Clinical reassessment focused on Mr. J's past trauma, and fluoxetine was added to his medication regimen. Over the following weeks, he was able to identify appropriate strategies for coping with frustration, and although he was not able to use them consistently, his behavior improved enough that he no longer required one-on-one monitoring. Nonetheless, on day 75 of his admission, when a tentative treatment plan to release him before the holidays was reconsidered because of suicidal threats and provocative behavior, he punched a wall. Over the next 3 days, after he learned that his mother had been to the emergency department with a fever, he became extremely distraught and began seeking reassurance from the staff.

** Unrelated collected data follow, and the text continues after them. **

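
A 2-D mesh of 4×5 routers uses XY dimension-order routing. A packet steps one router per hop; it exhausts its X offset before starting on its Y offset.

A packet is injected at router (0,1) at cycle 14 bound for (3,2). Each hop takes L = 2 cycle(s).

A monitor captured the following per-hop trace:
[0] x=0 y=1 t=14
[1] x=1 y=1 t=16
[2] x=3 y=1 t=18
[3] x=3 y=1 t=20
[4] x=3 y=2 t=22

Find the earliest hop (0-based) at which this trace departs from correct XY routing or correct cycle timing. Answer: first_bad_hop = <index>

check 1→ d=(1,0) cyc+2: ok
check 2→ d=(2,0) cyc+2: BAD: non-unit step

first_bad_hop = 2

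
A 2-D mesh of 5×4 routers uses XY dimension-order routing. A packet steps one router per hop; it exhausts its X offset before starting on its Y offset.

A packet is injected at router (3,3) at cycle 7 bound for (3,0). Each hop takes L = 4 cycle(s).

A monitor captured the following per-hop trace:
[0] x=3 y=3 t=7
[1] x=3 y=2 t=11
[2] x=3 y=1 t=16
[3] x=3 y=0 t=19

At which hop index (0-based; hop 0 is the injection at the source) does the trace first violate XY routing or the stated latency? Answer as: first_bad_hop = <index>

first_bad_hop = 2

hop 1: step (+0,-1), +4 cyc — ok
hop 2: step (+0,-1), +5 cyc — BAD: Δcyc=5≠L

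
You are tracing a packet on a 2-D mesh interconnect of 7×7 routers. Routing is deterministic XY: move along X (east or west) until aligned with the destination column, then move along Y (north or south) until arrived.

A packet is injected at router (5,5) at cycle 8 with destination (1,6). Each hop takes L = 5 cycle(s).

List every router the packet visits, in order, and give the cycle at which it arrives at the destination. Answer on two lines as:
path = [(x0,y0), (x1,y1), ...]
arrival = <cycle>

hop 0: (5,5) @ cyc 8
hop 1: (4,5) @ cyc 13  [W]
hop 2: (3,5) @ cyc 18  [W]
hop 3: (2,5) @ cyc 23  [W]
hop 4: (1,5) @ cyc 28  [W]
hop 5: (1,6) @ cyc 33  [N]

path = [(5,5), (4,5), (3,5), (2,5), (1,5), (1,6)]
arrival = 33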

With the planned departure of the psychiatric resident with whom he had been working, Mr. J began perseverating on his own discharge issues, and at treatment team meetings he would shout demands at the staff. After one of these meetings, Mr. J was noted to be talking loudly on the pay phone. A psychiatric resident who was not involved in his care walked past the pay phone, and for no apparent reason, Mr. J suddenly rushed after the resident and struck him on the side of the head with a closed fist. Mr. J was quickly restrained to prevent further assault, but he remained verbally threatening and attempted to lunge at staff again. He received multiple doses of sedating antipsychotic medications and remained in wrist and ankle restraints for several hours afterward because of extreme agitation and threatening behavior. He was then arrested and transferred to a forensic unit for ongoing stabilization.